An outdoor exhibition of photographs and written accounts of the Sunflower movement protests last year yesterday went on display along Taipei’s Qingdao E Road, outside the Legislative Yuan.
Youth activist groups mounted the photos and other items upon the large barbed-wire barricades that the police erected around the legislative compound last week in anticipation of a possible mass protests on the Sunflower movement’s one-year anniversary.
The exhibition focused on the protests that began on March 18 last year, in which activists occupied the legislature’s main chamber for 24 days to protest against the government’s handling of a proposed service trade pact with China.
Photo: Wu Chang-hung, Taipei Times
The exhibition organizers, led by members of the Black Island National Youth Front, said they wanted to convey the “diversity and divergences” among Sunflower participants. They said they chose photos that depicted the movement through the eyes of the masses and ordinary protesters, rather than focusing on student leaders.
“We wanted the photos to depict the experiences of the ‘humans’ in the movement, instead of ‘deities’ who have already received a lot of media coverage,” student Chen Wei-chen (陳韋辰) said.
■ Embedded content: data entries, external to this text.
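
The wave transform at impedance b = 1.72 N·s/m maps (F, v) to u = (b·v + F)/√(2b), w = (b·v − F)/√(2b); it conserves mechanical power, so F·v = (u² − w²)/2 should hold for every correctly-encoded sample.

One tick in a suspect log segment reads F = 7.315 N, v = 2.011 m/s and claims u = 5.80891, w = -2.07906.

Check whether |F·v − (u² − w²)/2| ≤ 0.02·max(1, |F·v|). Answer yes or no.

yes

F·v = 7.315×2.011 = 14.7105 W.
(u² − w²)/2 = (33.7434 − 4.3225)/2 = 14.7105 W.
|Δ| = 0.0000;  2% of max(1, |F·v|) = 0.2942.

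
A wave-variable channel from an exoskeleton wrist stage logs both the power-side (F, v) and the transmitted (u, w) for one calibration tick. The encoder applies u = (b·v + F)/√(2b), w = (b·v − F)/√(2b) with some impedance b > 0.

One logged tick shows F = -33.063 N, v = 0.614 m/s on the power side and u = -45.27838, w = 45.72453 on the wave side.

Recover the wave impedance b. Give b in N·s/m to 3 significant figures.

u + w = 0.4462;  u + w = √(2b)·v, so √(2b) = 0.4462/0.614 = 0.7266.
b = (√(2b))²/2 = 0.5280/2 = 0.2640.
(Check via u − w = 2F/√(2b): u − w = -91.0029, 2F/√(2b) = -91.0038.)

b = 0.264 N·s/m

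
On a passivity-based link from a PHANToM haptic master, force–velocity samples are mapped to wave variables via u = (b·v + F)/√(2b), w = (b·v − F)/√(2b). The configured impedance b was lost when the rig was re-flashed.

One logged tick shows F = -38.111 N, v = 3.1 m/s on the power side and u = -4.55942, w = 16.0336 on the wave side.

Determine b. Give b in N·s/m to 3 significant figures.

u + w = 11.4742;  u + w = √(2b)·v, so √(2b) = 11.4742/3.1 = 3.7013.
b = (√(2b))²/2 = 13.7000/2 = 6.8500.
(Check via u − w = 2F/√(2b): u − w = -20.5930, 2F/√(2b) = -20.5930.)

b = 6.85 N·s/m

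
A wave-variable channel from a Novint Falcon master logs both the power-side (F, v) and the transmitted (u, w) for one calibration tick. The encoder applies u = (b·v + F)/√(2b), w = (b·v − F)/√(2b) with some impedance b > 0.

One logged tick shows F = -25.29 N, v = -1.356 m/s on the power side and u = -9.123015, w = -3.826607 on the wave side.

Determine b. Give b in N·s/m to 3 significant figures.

b = 45.6 N·s/m

u + w = -12.949622;  u + w = √(2b)·v, so √(2b) = -12.949622/(-1.356) = 9.549869.
b = (√(2b))²/2 = 91.199993/2 = 45.599996.
(Check via u − w = 2F/√(2b): u − w = -5.296408, 2F/√(2b) = -5.296408.)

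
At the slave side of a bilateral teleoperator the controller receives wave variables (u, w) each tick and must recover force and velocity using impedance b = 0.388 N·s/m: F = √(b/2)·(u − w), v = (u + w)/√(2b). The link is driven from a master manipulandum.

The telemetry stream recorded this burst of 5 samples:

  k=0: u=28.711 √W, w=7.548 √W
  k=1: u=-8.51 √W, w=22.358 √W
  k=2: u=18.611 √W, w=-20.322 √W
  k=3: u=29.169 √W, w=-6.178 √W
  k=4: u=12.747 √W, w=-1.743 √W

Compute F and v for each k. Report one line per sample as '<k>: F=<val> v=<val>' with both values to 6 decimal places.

0: F=9.321335 v=41.160909
1: F=-13.595944 v=15.720132
2: F=17.148208 v=-1.942313
3: F=15.568739 v=26.099188
4: F=6.382183 v=12.491648

k=0: u−w=21.163000, u+w=36.259000; √(b/2)=0.440454, √(2b)=0.880909; F=0.440454×21.163=9.321335, v=36.259000/0.880909=41.160909
k=1: u−w=-30.868000, u+w=13.848000; √(b/2)=0.440454, √(2b)=0.880909; F=0.440454×(-30.868)=-13.595944, v=13.848000/0.880909=15.720132
k=2: u−w=38.933000, u+w=-1.711000; √(b/2)=0.440454, √(2b)=0.880909; F=0.440454×38.933=17.148208, v=-1.711000/0.880909=-1.942313
k=3: u−w=35.347000, u+w=22.991000; √(b/2)=0.440454, √(2b)=0.880909; F=0.440454×35.347=15.568739, v=22.991000/0.880909=26.099188
k=4: u−w=14.490000, u+w=11.004000; √(b/2)=0.440454, √(2b)=0.880909; F=0.440454×14.49=6.382183, v=11.004000/0.880909=12.491648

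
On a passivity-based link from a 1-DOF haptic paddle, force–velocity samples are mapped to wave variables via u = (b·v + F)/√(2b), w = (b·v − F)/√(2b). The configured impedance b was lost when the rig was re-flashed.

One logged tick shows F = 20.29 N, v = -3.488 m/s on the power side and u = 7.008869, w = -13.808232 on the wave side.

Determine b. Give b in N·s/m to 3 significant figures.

u + w = -6.799363;  u + w = √(2b)·v, so √(2b) = -6.799363/(-3.488) = 1.949359.
b = (√(2b))²/2 = 3.799999/2 = 1.900000.
(Check via u − w = 2F/√(2b): u − w = 20.817101, 2F/√(2b) = 20.817103.)

b = 1.9 N·s/m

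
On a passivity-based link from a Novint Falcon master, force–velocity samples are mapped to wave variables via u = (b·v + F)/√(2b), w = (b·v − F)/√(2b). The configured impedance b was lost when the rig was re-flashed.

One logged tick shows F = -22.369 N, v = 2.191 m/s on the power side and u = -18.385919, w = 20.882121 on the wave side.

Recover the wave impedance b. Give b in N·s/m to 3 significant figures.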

Chen said written accounts that contained conflicting views on events during the movement were put on display because the Sunflower movement was “never a cohesive whole in the first place,” but rather a convergence of different paths and groups.
All the photos, written accounts and film clips in the exhibition were submitted by people who took part in the movement last year, Chen said.
The exhibition is scheduled to remain up through today.
Other events are scheduled for tonight on Qingdao E Rd to mark the one-year anniversary of the March 23 protests at the Executive Yuan and the brutal police crackdown that followed.
On the night of March 23 last year, mounting dissatisfaction over the lack of an official response to the Sunflower movement led some students to force their way past barricades to stage a sit-in at the Executive Yuan.
Then-premier Jiang Yi-huah (江宜樺) ordered the police to clear the protesters by the following dawn, resulting in scores of protesters and others being injured by police officers armed with batons, shields and water cannons.